The Senate Intelligence Committee has subpoenaed Donald Trump Jr., Axios reported on Wednesday evening, requesting that he return to appear before the Senate for the first time since September 2017, when he testified before the Judiciary Committee.
A source close to the president’s eldest son said that when he testified in 2017, he made an agreement “that he would only have to come in and testify a single time as long as he was willing to stay for as long as they’d like, which Don did.” Now, Trump Jr. is reportedly considering invoking his Fifth Amendment rights; according to CNN, another strategy he’s mulled over is “just to not appear at all.”

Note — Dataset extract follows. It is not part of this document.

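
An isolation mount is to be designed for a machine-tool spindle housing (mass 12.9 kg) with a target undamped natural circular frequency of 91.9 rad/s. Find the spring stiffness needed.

k = m·ω_n² = 12.9 × 91.90² = 12.9 × 8446 = 108900 N/m.

109000 N/m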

The Senate Intelligence Committee, chaired by Republican Richard Burr, had reportedly discussed bringing in Trump Jr. weeks before the release of the Mueller report. At the time, the president’s son was said to be reluctant to testify because Mueller’s findings had yet to be released. The subpoena appears to be the first issued to a Trump family member.
If he does appear before the committee, Trump Jr. will likely have to respond to inconsistencies between his 2017 testimony and details described in the Mueller report. In his testimony, Trump Jr. said that prior to the June 2016 Trump Tower meeting, he only talked to Jared Kushner and Paul Manafort about the rendezvous, in which a Russian lawyer was prepared to offer dirt on Hillary Clinton. But the Mueller report states that the young Don had told a meeting of campaign officials and family members that “he had a lead on negative information about the Clinton Foundation” in the week prior to the meeting.
There are similar incongruities regarding Trump Tower Moscow: In his 2017 testimony, Trump Jr. said he was only “peripherally aware” of the project in the Russian capital. But according to Michael Cohen, he had briefed Trump Jr. and Ivanka Trump about the Russian real-estate deal around ten times. Trump Jr. declined to speak with the special counsel’s investigators, and they did not subpoena him.
News of the subpoena emerged the day after Mitch McConnell said that the conclusion of the Mueller investigation meant “cased closed” on the investigation into the Trump campaign’s contacts in Russia. The Trump administration and its complicit Department of Justice agree, considering their open disdain for House Democrats seeking the redacted information in the Mueller report. But the decision by the Republican-led Senate Intelligence Committee shows that the entire GOP apparatus is not prepared to shut the book on Trump-Russia.